Infirmière pendant la Première Guerre mondiale de Sophie Humann. Un roman touchant, qui permet de découvrir la Première Guerre mondiale sous un angle différent et, peut-être, de donner envie de s’engager au service des plus démunis.
À partir de 11 ans : dialoguer et donner du sens
Les adolescents sont souvent submergés par l’actualité. Ils voient, lisent, partagent sur les réseaux.
Plutôt que de censurer, discutons : comment ils s’informent, ce qu’ils ressentent, ce qu’ils croient.
🟢 Tip concret :
- Encouragez-les à vérifier les sources, à distinguer faits et opinions.
- Proposez-leur des lectures qui ouvrent à la nuance et développent leur esprit critique.
- Lire ensemble un roman historique ou un témoignage permet d’apprendre à analyser sans se laisser happer par la peur.
💡 Exemples :
Cheval de guerre de Michael Morpurgo. L'auteur parvient à transformer la brutalité de la guerre en une ode à la tendresse et à l’espoir, rappelant que, même au cœur du chaos, la compassion demeure la plus belle des résistances.
La fée de Verdun de Philippe Nessmann. Le lecteur plonge à la fois dans le quotidien bouleversant des infirmières, véritables héroïnes de l’ombre, et dans l’univers vibrant de la musique.

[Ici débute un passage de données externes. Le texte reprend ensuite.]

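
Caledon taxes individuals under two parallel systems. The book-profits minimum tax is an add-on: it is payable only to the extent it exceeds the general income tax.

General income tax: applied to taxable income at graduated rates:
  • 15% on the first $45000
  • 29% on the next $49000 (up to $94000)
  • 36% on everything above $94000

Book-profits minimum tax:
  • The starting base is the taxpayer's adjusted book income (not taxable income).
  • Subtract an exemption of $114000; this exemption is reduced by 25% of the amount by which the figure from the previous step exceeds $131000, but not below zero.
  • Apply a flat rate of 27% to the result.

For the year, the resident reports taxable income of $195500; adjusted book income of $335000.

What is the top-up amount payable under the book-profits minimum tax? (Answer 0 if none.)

Book-profits minimum tax:
  Base (adjusted book income): $335000
  Exemption: $114000 − 25% × ($335000 − $131000) = $114000 − $51000 = $63000
  Base: $335000 − $63000 = $272000
  $272000 × 27% = $73440

General income tax:
  $45000 × 15% = $6750
  $49000 × 29% = $14210
  $101500 × 36% = $36540
  → $57500

Excess of book-profits minimum tax over general income tax: $73440 − $57500 = $15940.

$15940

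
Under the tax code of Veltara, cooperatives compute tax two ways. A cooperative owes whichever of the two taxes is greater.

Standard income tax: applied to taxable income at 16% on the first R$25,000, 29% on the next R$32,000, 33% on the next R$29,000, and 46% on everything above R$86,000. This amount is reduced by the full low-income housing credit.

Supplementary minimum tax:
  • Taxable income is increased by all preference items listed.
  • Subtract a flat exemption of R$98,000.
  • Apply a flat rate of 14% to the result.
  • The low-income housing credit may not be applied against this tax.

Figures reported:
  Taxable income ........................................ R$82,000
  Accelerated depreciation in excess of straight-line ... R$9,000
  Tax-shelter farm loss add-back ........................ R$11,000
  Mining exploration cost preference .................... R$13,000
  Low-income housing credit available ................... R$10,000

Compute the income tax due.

Standard income tax:
  R$25,000 × 16% = R$4,000
  R$32,000 × 29% = R$9,280
  R$25,000 × 33% = R$8,250
  → R$21,530
  Less low-income housing credit R$10,000 → R$11,530

Supplementary minimum tax:
  Adjusted income: R$82,000 + R$9,000 + R$11,000 + R$13,000 = R$115,000
  Less exemption R$98,000 → base R$17,000
  R$17,000 × 14% = R$2,380

R$11,530 > R$2,380, so the standard income tax governs.

R$11,530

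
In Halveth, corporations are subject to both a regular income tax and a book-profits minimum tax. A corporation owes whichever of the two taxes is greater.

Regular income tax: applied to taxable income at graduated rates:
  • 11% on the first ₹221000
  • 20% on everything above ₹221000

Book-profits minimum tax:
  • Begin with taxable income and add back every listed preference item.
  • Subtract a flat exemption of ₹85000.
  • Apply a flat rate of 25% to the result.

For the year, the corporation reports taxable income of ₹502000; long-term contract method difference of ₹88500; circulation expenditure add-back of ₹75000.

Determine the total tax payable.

Regular income tax:
  ₹221000 × 11% = ₹24310
  ₹281000 × 20% = ₹56200
  → ₹80510

Book-profits minimum tax:
  Adjusted income: ₹502000 + ₹88500 + ₹75000 = ₹665500
  Less exemption ₹85000 → base ₹580500
  ₹580500 × 25% = ₹145125

₹145125 > ₹80510, so the book-profits minimum tax is the binding amount.

₹145125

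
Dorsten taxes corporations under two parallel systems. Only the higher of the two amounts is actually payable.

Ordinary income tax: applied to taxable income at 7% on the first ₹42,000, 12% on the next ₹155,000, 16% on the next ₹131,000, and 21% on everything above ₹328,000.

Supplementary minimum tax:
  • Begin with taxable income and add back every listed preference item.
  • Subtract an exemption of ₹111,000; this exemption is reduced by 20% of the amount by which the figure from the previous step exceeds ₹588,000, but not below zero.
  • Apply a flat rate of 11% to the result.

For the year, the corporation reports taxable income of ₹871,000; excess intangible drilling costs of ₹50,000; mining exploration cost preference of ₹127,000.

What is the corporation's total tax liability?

Supplementary minimum tax:
  Adjusted income: ₹871,000 + ₹50,000 + ₹127,000 = ₹1,048,000
  Exemption: ₹111,000 − 20% × (₹1,048,000 − ₹588,000) = ₹111,000 − ₹92,000 = ₹19,000
  Base: ₹1,048,000 − ₹19,000 = ₹1,029,000
  ₹1,029,000 × 11% = ₹113,190

Ordinary income tax:
  ₹42,000 × 7% = ₹2,940
  ₹155,000 × 12% = ₹18,600
  ₹131,000 × 16% = ₹20,960
  ₹543,000 × 21% = ₹114,030
  → ₹156,530

₹156,530 > ₹113,190, so the ordinary income tax governs.

₹156,530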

En conclusion : la lecture comme rempart intérieur
Parler de la guerre, c’est aussi parler d’humanité.
Et si les mots manquent parfois, les livres, eux, savent trouver le ton juste.
Ils ne suppriment pas la peur, mais ils lui donnent du sens. Ils apprennent aux enfants à voir le monde sans se résigner, à cultiver la paix en eux pour mieux la semer autour d’eux.